Bild: Nur saubere Küchen bringen Esser zum Lachen
taz: Herr Zengerling …
Zengerling: Gleich vorweg: Bitte veröffentlichen Sie nicht meinen Vornamen!
Wieso?
Ich möchte nicht, dass man mich im Internet findet, ich will nicht privat
behelligt werden. Neuen Kollegen sage ich immer gleich: Lasst euch aus dem
Telefonbuch streichen!
Auch im Organigramm Ihrer Abteilung stehen keine Vornamen, die
Mail-Adressen sind komplett anonym. Werden Sie bedroht?
Wenn wir kommen, wird es teuer für die, die sich nicht an die Spielregeln
halten. Ich zeige Ihnen mal was (holt drei Fotos aus einem Schrank). Die
sind schon etwas älter, aber so was bekommen wir hier in die Behörde
geschickt.
Was ist das in dem Paket?
Hundekot.
Passiert so was häufiger?
Die Kollegen zählen es schon gar nicht mehr. Beschimpfungen, Anspucken,
Stühleschmeißen, hatten wir alles schon.
Wann waren Sie denn selbst zuletzt auf Kontrolle?
Vorige Woche. Auf dem Lucia-Weihnachtsmarkt. Wir mussten etwas überprüfen.
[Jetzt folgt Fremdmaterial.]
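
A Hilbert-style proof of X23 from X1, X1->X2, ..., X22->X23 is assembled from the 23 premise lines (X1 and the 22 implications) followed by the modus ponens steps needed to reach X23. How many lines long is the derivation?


We have 23 premise lines: X1 and 22 implications.
Each implication is detached once by MP, giving 22 MP lines.
23 premise lines + 22 MP lines = 45 total lines.

45


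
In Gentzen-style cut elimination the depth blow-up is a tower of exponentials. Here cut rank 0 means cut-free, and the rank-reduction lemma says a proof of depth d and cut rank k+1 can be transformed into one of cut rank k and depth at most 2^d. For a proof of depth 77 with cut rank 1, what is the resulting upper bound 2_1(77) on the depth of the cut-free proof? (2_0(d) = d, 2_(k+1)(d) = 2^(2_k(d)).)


Each rank reduction sends depth d to at most 2^d; cut rank r needs r reductions.
2_0(77) = 77
2_1(77) = 2^77 = 151115727451828646838272
Cut-free depth bound = 151115727451828646838272

151115727451828646838272


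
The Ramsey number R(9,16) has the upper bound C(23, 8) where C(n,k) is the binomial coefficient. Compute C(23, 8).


R(9,16) <= C(9+16-2, 9-1) = C(23, 8)
C(23, 8) = 23! / (8! * 15!)
= 490314

490314


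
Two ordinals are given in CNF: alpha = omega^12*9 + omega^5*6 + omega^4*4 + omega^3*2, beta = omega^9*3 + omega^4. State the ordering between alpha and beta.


Compare term by term from highest exponent:
alpha = omega^12*9 + omega^5*6 + omega^4*4 + omega^3*2
beta = omega^9*3 + omega^4
Term 1: alpha has omega^12*9, beta has omega^9*3
Term 2: alpha has omega^5*6, beta has omega^4*1
Term 3: alpha has omega^4*4, beta has omega^0*0
Term 4: alpha has omega^3*2, beta has omega^0*0
Result: alpha > beta

alpha > beta


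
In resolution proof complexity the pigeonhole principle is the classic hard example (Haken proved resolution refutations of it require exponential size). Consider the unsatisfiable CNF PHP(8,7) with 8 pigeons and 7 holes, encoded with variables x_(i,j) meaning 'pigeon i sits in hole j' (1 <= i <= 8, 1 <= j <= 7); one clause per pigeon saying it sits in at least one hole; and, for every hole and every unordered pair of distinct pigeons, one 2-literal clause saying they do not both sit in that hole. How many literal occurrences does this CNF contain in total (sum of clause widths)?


PHP(8,7): 8 pigeons, 7 holes, 8*7 = 56 variables.
- pigeon clauses: one per pigeon -> 8 clauses of width 7 -> 56 literals
- hole clauses: 7 holes * C(8,2) = 7 * 28 -> 196 clauses of width 2 -> 392 literals
Total literal occurrences = 56 + 392 = 448

448


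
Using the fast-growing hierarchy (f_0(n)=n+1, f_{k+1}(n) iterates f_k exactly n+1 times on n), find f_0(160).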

Was, kann ich Ihnen nicht sagen.
Und welche Utensilien nehmen Sie dann mit?
Den schwarzen Koffer da.
Was ist da drin?
Schreibzeug für die Protokolle, Probeentnahmebesteck, ein Thermometer,
Kühlakkus.
Ist die Vorweihnachtszeit eigentlich eine Hoch-Zeit?
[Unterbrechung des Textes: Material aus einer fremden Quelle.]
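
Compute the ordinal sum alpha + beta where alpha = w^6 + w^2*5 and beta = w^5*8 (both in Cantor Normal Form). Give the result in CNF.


Ordinal addition (w^6 + w^2*5) + w^5*8:
alpha's leading term has exponent 6 > beta's exponent 5, so it survives.
alpha's tail term has exponent 2 < beta's exponent 5, so it is absorbed by beta.
In ordinal addition, any term followed by a strictly larger-exponent term is absorbed.
Result = w^6 + w^5*8

w^6 + w^5*8


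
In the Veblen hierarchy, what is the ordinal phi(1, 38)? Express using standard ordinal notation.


phi(1, 38):
phi(1, beta) = epsilon_beta (the beta-th epsilon number).
phi(1, 38) = epsilon_38

epsilon_38


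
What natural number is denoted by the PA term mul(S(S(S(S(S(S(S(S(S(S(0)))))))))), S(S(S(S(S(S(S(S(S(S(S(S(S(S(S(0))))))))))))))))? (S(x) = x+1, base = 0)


mul(S^10(0), S^15(0)):
S^10(0) = 10
S^15(0) = 15
10 * 15 = 150

150


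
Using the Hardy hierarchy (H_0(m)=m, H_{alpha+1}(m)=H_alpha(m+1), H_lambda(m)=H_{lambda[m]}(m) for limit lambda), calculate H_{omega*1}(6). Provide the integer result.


H_{omega*1}(6):
For the Hardy hierarchy, H_{omega*k}(n) = 2^k * n.
2^1 = 2.
2 * 6 = 12

12


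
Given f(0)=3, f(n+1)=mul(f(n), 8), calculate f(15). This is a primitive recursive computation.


f(0) = 3
f(1) = mul(f(0), 8) = mul(3, 8) = 24
f(2) = mul(f(1), 8) = mul(24, 8) = 192
f(3) = mul(f(2), 8) = mul(192, 8) = 1536
f(4) = mul(f(3), 8) = mul(1536, 8) = 12288
f(5) = mul(f(4), 8) = mul(12288, 8) = 98304
f(6) = mul(f(5), 8) = mul(98304, 8) = 786432
f(7) = mul(f(6), 8) = mul(786432, 8) = 6291456
f(8) = mul(f(7), 8) = mul(6291456, 8) = 50331648
f(9) = mul(f(8), 8) = mul(50331648, 8) = 402653184
f(10) = mul(f(9), 8) = mul(402653184, 8) = 3221225472
f(11) = mul(f(10), 8) = mul(3221225472, 8) = 25769803776
f(12) = mul(f(11), 8) = mul(25769803776, 8) = 206158430208
f(13) = mul(f(12), 8) = mul(206158430208, 8) = 1649267441664
f(14) = mul(f(13), 8) = mul(1649267441664, 8) = 13194139533312
f(15) = mul(f(14), 8) = mul(13194139533312, 8) = 105553116266496


105553116266496


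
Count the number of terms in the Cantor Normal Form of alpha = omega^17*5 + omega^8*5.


CNF: omega^17*5 + omega^8*5
Count the summands separated by '+':
  term 1: omega^17*5
  term 2: omega^8*5
Total terms = 2

2


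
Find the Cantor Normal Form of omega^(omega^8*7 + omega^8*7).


omega^(omega^8*7 + omega^8*7):
Both terms of the exponent have the same exponent 8, so they merge: omega^8*7 + omega^8*7 = omega^8*(7+7) = omega^8*14.
omega raised to a CNF ordinal is a single CNF term: Result = omega^(omega^8*14)

omega^(omega^8*14)


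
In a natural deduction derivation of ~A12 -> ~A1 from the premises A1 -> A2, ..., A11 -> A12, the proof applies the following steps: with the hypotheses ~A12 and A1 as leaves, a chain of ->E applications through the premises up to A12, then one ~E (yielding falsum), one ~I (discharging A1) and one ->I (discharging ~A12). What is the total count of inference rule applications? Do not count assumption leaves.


From hypothesis A1, 11 ->E steps along the 11 premises yield A12.
~E with hypothesis ~A12 gives falsum (1 node); ~I discharging A1 gives ~A1 (1 node); ->I discharging ~A12 gives the goal (1 node).
Total = 11 + 3 = 14 inference nodes.

14


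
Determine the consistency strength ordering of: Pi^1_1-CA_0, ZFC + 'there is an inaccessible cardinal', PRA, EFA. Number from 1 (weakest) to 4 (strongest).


Ordering by consistency strength:
1. EFA
2. PRA
3. Pi^1_1-CA_0
4. ZFC + 'there is an inaccessible cardinal'


Pi^1_1-CA_0=3, ZFC + 'there is an inaccessible cardinal'=4, PRA=2, EFA=1


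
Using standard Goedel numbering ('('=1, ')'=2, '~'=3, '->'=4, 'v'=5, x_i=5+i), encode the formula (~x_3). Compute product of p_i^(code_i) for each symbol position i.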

Nein, am meisten zu tun ist zwischen Frühjahr und Herbst wegen der ganzen
Straßenfeste. Die Weihnachtsmärkte kontrollieren wir immer zur Eröffnung.
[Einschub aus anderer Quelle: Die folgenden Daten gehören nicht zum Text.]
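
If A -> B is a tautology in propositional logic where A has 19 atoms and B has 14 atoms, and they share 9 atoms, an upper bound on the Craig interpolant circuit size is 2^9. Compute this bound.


Shared atoms = 9
Craig interpolant size bound = 2^9
= 512

512


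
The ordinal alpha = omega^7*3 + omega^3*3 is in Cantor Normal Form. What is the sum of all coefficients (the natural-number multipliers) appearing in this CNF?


CNF: omega^7*3 + omega^3*3
Coefficients: 3 + 3 = 6

6


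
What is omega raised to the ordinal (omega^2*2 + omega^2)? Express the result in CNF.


omega^(omega^2*2 + omega^2):
Both terms of the exponent have the same exponent 2, so they merge: omega^2*2 + omega^2 = omega^2*(2+1) = omega^2*3.
omega raised to a CNF ordinal is a single CNF term: Result = omega^(omega^2*3)

omega^(omega^2*3)


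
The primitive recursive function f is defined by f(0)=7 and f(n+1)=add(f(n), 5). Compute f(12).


f(0) = 7
f(1) = add(f(0), 5) = add(7, 5) = 12
f(2) = add(f(1), 5) = add(12, 5) = 17
f(3) = add(f(2), 5) = add(17, 5) = 22
f(4) = add(f(3), 5) = add(22, 5) = 27
f(5) = add(f(4), 5) = add(27, 5) = 32
f(6) = add(f(5), 5) = add(32, 5) = 37
f(7) = add(f(6), 5) = add(37, 5) = 42
f(8) = add(f(7), 5) = add(42, 5) = 47
f(9) = add(f(8), 5) = add(47, 5) = 52
f(10) = add(f(9), 5) = add(52, 5) = 57
f(11) = add(f(10), 5) = add(57, 5) = 62
f(12) = add(f(11), 5) = add(62, 5) = 67


67


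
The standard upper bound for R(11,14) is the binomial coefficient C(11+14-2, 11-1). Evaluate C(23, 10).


R(11,14) <= C(11+14-2, 11-1) = C(23, 10)
C(23, 10) = 23! / (10! * 13!)
= 1144066

1144066


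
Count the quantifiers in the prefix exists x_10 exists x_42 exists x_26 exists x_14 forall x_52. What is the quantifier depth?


Quantifier prefix has 5 quantifier symbols.
Quantifier depth = 5

5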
Was ist da besonders heikel?
Im Gegensatz zum Sommer muss man sich zwar um die Temperaturen keine Sorgen
machen, aber man hat immer Stände, die den einfachsten hygienischen
Anforderungen nicht genügen. Wenn etwa sägeraues Holz verbaut wird, also
so, wie es aus dem Sägewerk kommt, ungehobelt.
Bretter.
Ja, Bretter, Pfosten, damit’s rustikal wirkt. Das kann ich machen, wenn ich
Wollsachen verkaufe, aber das geht nicht für einen Lebensmittelstand. Wenn
man da drüberwischt, bleibt der Lappen hängen, da klebt hinterher alles.
Vorschrift sind reinigungs- und desinfektionsmittelresistente Oberflächen.
Es gibt Plastikoberflächen, etwa Resopal, die sehen aus wie Holz. Habe ich
zu Hause in der Küche. Sowas kann man doch nehmen!
Bei dem Gedränge: Worauf sollte ich gezielt achten?
Dass es eine ordentliche Wasserversorgung gibt.
Ich soll also einmal ums Häuschen rumgehen oder wie?
Na, man sieht ja, ob da Schläuche liegen. Oft haben Stände nicht mal ein
Handwaschbecken. Da ist dann ein Glühweinbehälter mit einem Eimer drunter.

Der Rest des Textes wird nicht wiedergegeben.